Ich wollte Dir mit meinem Kommentar nicht zu nahe treten, sondern nur ausdrücken, dass ich auf so ne Idee nicht gekommen wäre. 

Ich würde halt ne einfache Schleife bevorzugen, weil der Code dann 1. übersichtlicher ist und 2. besser wiederverwendbar. Und das sind doch zwei der wichtigen Faktoren, die bei der "professionellen" Softwareentwicklung zählen. Du musst halt auch mal an den Kollegen denken, der Deinen Code vielleicht mal reviewed. 

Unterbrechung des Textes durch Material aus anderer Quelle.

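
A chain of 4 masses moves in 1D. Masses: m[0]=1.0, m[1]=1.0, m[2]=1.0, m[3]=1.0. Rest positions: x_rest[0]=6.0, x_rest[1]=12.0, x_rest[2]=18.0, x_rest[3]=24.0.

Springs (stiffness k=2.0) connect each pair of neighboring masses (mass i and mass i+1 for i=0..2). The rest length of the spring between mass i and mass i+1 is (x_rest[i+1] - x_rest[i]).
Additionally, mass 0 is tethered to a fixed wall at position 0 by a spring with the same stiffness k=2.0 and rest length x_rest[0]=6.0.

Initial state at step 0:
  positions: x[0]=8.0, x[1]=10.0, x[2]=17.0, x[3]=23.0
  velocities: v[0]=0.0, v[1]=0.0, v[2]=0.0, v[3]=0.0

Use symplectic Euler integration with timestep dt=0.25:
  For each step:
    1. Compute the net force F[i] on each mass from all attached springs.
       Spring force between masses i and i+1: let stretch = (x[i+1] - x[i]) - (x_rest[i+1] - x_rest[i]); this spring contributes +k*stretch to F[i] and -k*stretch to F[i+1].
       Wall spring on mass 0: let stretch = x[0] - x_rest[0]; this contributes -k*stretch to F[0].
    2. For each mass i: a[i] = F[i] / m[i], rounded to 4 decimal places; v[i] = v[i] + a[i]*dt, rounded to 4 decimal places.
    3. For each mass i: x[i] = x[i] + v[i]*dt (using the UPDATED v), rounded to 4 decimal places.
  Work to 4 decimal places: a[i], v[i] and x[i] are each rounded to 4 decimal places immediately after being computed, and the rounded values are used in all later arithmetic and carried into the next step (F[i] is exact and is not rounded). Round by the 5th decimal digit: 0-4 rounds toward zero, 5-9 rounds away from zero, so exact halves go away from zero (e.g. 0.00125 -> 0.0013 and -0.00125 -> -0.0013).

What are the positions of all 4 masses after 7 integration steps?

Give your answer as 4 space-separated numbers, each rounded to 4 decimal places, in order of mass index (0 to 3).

Step 0: x=[8.0000 10.0000 17.0000 23.0000] v=[0.0000 0.0000 0.0000 0.0000]
Step 1: x=[7.2500 10.6250 16.8750 23.0000] v=[-3.0000 2.5000 -0.5000 0.0000]
Step 2: x=[6.0156 11.6094 16.7344 22.9844] v=[-4.9375 3.9375 -0.5625 -0.0625]
Step 3: x=[4.7285 12.5352 16.7344 22.9375] v=[-5.1484 3.7031 0.0000 -0.1875]
Step 4: x=[3.8262 13.0101 16.9849 22.8652] v=[-3.6093 1.8994 1.0020 -0.2891]
Step 5: x=[3.5936 12.8338 17.4736 22.8079] v=[-0.9305 -0.7052 1.9548 -0.2293]
Step 6: x=[4.0668 12.0825 18.0491 22.8338] v=[1.8928 -3.0054 2.3021 0.1036]
Step 7: x=[5.0336 11.0750 18.4769 23.0116] v=[3.8673 -4.0300 1.7112 0.7113]

Answer: 5.0336 11.0750 18.4769 23.0116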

Und wegen der Bedeutung von professionell: Natürlich steht im Duden "beruflich" als Bezeichnung, aber Beni hat genauso recht. Man meint damit dann halt auch guten Code. Denn nicht jeder Programmierer, der damit Geld verdient, produziert auch professionellen Code.


----------



## da1l6 (3. Jul 2006)

Hallo

Ui, da hab ich ja was losgetreten :shock: , naja

Danke für die Mühe, anscheinend hat Java ja wirklich keine Funktion dafür eingebaut ???:L , dann muss halt die For-Schleife her halten. :bloed: 
Die Zahl der Leerzeichen ist nicht bekannt und (theoretisch) auch nicht beschränkt.

da1l6


----------



## byte (3. Jul 2006)

da1l6 hat gesagt.:
			
		

> Danke für die Mühe, anscheinend hat Java ja wirklich keine Funktion dafür eingebaut ???:L , dann muss halt die For-Schleife her halten. :bloed:



Manchmal muss man halt doch noch selbst programmieren.


----------



## Guest (3. Jul 2006)

byto hat gesagt.:
			
		

> da1l6 hat gesagt.:
> 
> 
> 
> ...



Schon klar, ich meinte, dass diese Lösung irgendwie weder elegant noch besonders schnell ist, aber egal.


da1l6


----------